Up until now it's been mostly Greece and the threat of Spain and Portugal and Ireland. With Fitch actually downgrading Spain, it seems as if it is no longer a hypothetical, the contagion is now real.

The Dow Jones industrial average <.DJI> dropped 141.25 points, or 1.38 percent, to 10,117.74. The Standard & Poor's 500 Index <.SPX> fell 16.17 points, or 1.47 percent, to 1,086.89. The Nasdaq Composite Index <.IXIC> lost 30.63 points, or 1.34 percent, to 2,247.05.

The downgrade pushed Wall St further into the red, as stocks had fallen earlier after data showed consumer spending was unexpectedly flat last month and growth of U.S. Midwest business activity slowed more than expected.

Data from the Commerce Department showed April was the first month since September that consumer spending did not increase, but the largest gain in real disposable income in nearly a year gave hope that spending will resume in coming months.

A separate report showed business activity in the Midwest grew less than expected in May after scaling a five-year high in April. An employment gauge in the Institute for Supply Management-Chicago's survey slipped.

Investors also took advantage of the opportunity to book gains heading into a long holiday weekend and after Wall Street's rally in the previous session. May is on track to be the worst month for stocks since February 2009 after hitting an 18-month high in late April as investors fretted over a debt crisis in Europe and its implications for global growth.

U.S. markets will be closed on Monday for the Memorial Day holiday.

Energy shares ranked among the biggest losers on Friday, a day after the S&P energy index <.GSPE> racked up its largest gain in 14 months. The S&P energy index was down 2.4 percent. Halliburton tumbled 8.1 percent to $24.80 and Schlumberger fell 6.5 percent to $55.93.

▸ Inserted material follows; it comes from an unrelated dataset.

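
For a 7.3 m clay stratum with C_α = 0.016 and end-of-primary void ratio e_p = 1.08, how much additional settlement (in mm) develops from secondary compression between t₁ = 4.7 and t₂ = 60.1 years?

S_s ≈ 62.1 mm

Secondary compression: S_s = C_α·H/(1+e_p)·log₁₀(t₂/t₁)
S_s = 0.016×7.3/(1+1.08)×log₁₀(60.1/4.7)
    = 0.05615 × 1.107 = 0.06215 m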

The U.S.-listed shares of BP Plc shed 5.7 percent to $42.79 after the company's chief executive officer said some progress had been made in its bid to plug the leaking Gulf of Mexico oil well, though it could still take 48 hours to conclude whether it has been fully successful.

Apple Inc was among the few bright spots, rising 0.5 percent at $254.75 after the iPad tablet computer debuted outside the United States and Bank of America-Merrill Lynch raised its price target on the stock by $25 to $325.

The Thomson Reuters/University of Michigan Surveys of Consumers showed consumer sentiment rose a bit in May from April but was roughly unchanged from levels since February, while the one-year inflation expectations index also climbed to its highest since October 2008.